The majority‘s broad interpretation of “Covered Property” also runs counter to key coverage limitations developed by the insurance and investment industries in the 1970s and 1980s: the direct-loss requirement and the manifest-intent requirement. The industry designed these terms to curtail expansive judicial interpretations treating fidelity coverage as a form of general liability insurance. Accordingly, the direct-loss provision limits coverage to “[l]oss resulting directly from dishonest or fraudulent acts committed by an Employee acting alone or in collusion with others,” and the manifest-intent provision requires that the dishonest employee act “with the manifest intent: (1) to cause the Insured to sustain such loss, and (2) to obtain an improper financial benefit for the Employee or another person or entity.” In addition to these limitations, the industry adopted exclusions (t) and (v) precluding coverage for “damages of any type for which the Insured is legally liable” and “indirect or consequential loss of any nature,” respectively. Cf. Karen Wildau, Evolving Law of Third-Party Claims Under Fidelity Bonds: When Is Third-Party Recovery Allowed?, 25 Tort & Ins. L.J. 92, 117-18 (1989) (contemplating the practical impact of the 1976–1986 limiting revisions to standard fidelity coverage). All of these limitations appear in Progressive‘s policy. (Fidelity Bond at 13, 41.)

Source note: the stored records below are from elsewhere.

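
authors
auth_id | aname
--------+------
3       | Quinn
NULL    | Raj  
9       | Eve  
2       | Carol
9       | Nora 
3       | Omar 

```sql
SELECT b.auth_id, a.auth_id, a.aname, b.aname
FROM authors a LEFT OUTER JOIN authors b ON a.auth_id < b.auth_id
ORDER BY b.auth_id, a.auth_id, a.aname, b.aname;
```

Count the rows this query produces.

11

LEFT JOIN keeps every row from `authors a`; unmatched rows get NULL for `authors b`'s columns.
Matching on a.auth_id < b.auth_id. A NULL in a compared column never satisfies the condition.
Matched pairs: 8; unmatched a rows kept: 3.
Total: 8 matched + 3 padded = 11 rows.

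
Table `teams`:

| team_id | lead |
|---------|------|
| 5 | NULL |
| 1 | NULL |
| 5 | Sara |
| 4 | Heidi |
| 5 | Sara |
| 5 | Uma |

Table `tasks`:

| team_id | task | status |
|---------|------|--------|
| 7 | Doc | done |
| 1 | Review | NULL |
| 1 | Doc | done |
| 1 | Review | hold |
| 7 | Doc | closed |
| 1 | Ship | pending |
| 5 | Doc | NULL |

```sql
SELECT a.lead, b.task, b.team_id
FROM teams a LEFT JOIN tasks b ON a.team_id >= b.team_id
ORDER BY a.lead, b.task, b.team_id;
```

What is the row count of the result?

LEFT JOIN keeps every row from `teams`; unmatched rows get NULL for `tasks`'s columns.
Matching on a.team_id >= b.team_id.
- a row (team_id=5): matches 5 b row(s) → 5 output row(s).
- a row (team_id=1): matches 4 b row(s) → 4 output row(s).
- a row (team_id=5): matches 5 b row(s) → 5 output row(s).
- a row (team_id=4): matches 4 b row(s) → 4 output row(s).
- a row (team_id=5): matches 5 b row(s) → 5 output row(s).
- a row (team_id=5): matches 5 b row(s) → 5 output row(s).
Total: 28 rows.

28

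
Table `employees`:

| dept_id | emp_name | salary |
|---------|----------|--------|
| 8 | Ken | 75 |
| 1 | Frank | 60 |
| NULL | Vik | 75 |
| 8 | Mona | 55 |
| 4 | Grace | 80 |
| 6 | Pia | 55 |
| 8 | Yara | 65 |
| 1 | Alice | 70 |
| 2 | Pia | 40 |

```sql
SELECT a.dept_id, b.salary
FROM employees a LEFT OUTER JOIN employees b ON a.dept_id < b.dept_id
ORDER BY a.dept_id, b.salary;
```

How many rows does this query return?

28

LEFT JOIN keeps every row from `employees a`; unmatched rows get NULL for `employees b`'s columns.
Matching on a.dept_id < b.dept_id. A NULL in a compared column never satisfies the condition.
- a[0] dept_id=8 → no match; kept with NULLs on the b side.
- a[1] dept_id=1 → 6 match(es) in b → 6 row(s).
- a[2] dept_id=NULL → no match; kept with NULLs on the b side.
- a[3] dept_id=8 → no match; kept with NULLs on the b side.
- a[4] dept_id=4 → 4 match(es) in b → 4 row(s).
- a[5] dept_id=6 → 3 match(es) in b → 3 row(s).
- a[6] dept_id=8 → no match; kept with NULLs on the b side.
- a[7] dept_id=1 → 6 match(es) in b → 6 row(s).
- a[8] dept_id=2 → 5 match(es) in b → 5 row(s).
Total: 24 matched + 4 padded = 28 rows.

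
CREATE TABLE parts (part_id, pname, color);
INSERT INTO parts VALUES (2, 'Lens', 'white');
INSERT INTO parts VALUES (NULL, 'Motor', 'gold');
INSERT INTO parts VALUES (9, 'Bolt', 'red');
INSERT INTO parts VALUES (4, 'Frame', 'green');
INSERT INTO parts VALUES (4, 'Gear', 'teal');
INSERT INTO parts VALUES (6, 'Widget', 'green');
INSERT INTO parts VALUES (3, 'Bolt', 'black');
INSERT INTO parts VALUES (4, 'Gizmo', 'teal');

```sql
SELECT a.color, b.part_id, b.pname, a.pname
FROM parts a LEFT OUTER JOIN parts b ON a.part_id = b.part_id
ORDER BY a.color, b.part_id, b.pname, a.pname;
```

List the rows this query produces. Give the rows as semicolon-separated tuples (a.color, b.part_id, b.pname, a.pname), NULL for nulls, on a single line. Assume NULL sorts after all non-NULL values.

LEFT JOIN keeps every row from `parts a`; unmatched rows get NULL for `parts b`'s columns.
Matching on a.part_id = b.part_id. A NULL in a compared column never satisfies the condition.
Matched pairs: 13; unmatched a rows kept: 1.

(black, 3, Bolt, Bolt); (gold, NULL, NULL, Motor); (green, 4, Frame, Frame); (green, 4, Gear, Frame); (green, 4, Gizmo, Frame); (green, 6, Widget, Widget); (red, 9, Bolt, Bolt); (teal, 4, Frame, Gear); (teal, 4, Frame, Gizmo); (teal, 4, Gear, Gear); (teal, 4, Gear, Gizmo); (teal, 4, Gizmo, Gear); (teal, 4, Gizmo, Gizmo); (white, 2, Lens, Lens)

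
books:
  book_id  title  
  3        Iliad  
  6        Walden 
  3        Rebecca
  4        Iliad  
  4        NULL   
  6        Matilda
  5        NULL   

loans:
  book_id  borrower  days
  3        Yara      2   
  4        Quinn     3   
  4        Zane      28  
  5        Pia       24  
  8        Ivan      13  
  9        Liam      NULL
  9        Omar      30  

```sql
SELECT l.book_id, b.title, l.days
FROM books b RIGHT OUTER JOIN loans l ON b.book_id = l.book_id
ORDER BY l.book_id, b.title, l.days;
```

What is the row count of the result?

10

RIGHT JOIN keeps every row from `loans`; unmatched rows get NULL for `books`'s columns.
Matching on b.book_id = l.book_id.
Matched pairs: 7; unmatched l rows kept: 3.
Total: 7 matched + 3 padded = 10 rows.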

Courts responding to the revisions adopted during this period observed a clear distinction between limited fidelity coverage and general-liability insurance. See, e.g., Universal Mortg. Corp., 651 F.3d at 761-62 & n. 1; Vons, 212 F.3d at 492-93; Lynch, 140 F.3d at 628-30; RBC Mortg. Co., 349 Ill.App.3d 706, 285 Ill.Dec. 908, 812 N.E.2d 728, 733
Today‘s majority disregards this historical context and glosses over one of the district court‘s essential holdings: that the direct-loss requirement encompasses proximate causation. In the court‘s view, “[i]f property qualifies as ‘covered property,’ and a dishonest employee steals it, the employee ‘directly’ causes the loss. It is as simple as that, and that is true under any definition of ‘directly.‘” As stated above, I part company with the majority‘s interpretation of “Covered Property.” But I also disagree with the relative priority given to that term—a policy “Condition[ ] and Limitation[ ]“—compared to the direct-loss limitation in the coverage clause. “The problem with th[at] argument is that it is founded on [a coverage definition], not the insuring clauses.” Vons, 212 F.3d at 491; cf. Nationwide Mut. Ins. Co. v. Wright, 70 Ohio App.3d 431, 591 N.E.2d 362, 365 (1990) (placing greater weight on language appearing in the coverage clause than on external limitations). The plain language and drafting history of the direct-loss requirement persuade me that the district court erred in grafting a proximate-cause standard onto the direct-loss language. Ohio‘s courts must settle that issue.
III.
I do not doubt that First Defiance could be held liable for Hunt‘s thefts, but this responsibility arises after the fact from its vicarious liability for its employee‘s misconduct. That is not a direct loss. While general liability policies ensure against such risks, a fidelity bond does not. See, e.g., Universal Mortg., 651 F.3d at 761-62 & n. 1; Vons, 212 F.3d at 492-93; Lynch, 140 F.3d at 629; RBC Mortg. Co., 812 N.E.2d at 733. First Defiance did not purchase a general liability policy. I respectfully dissent.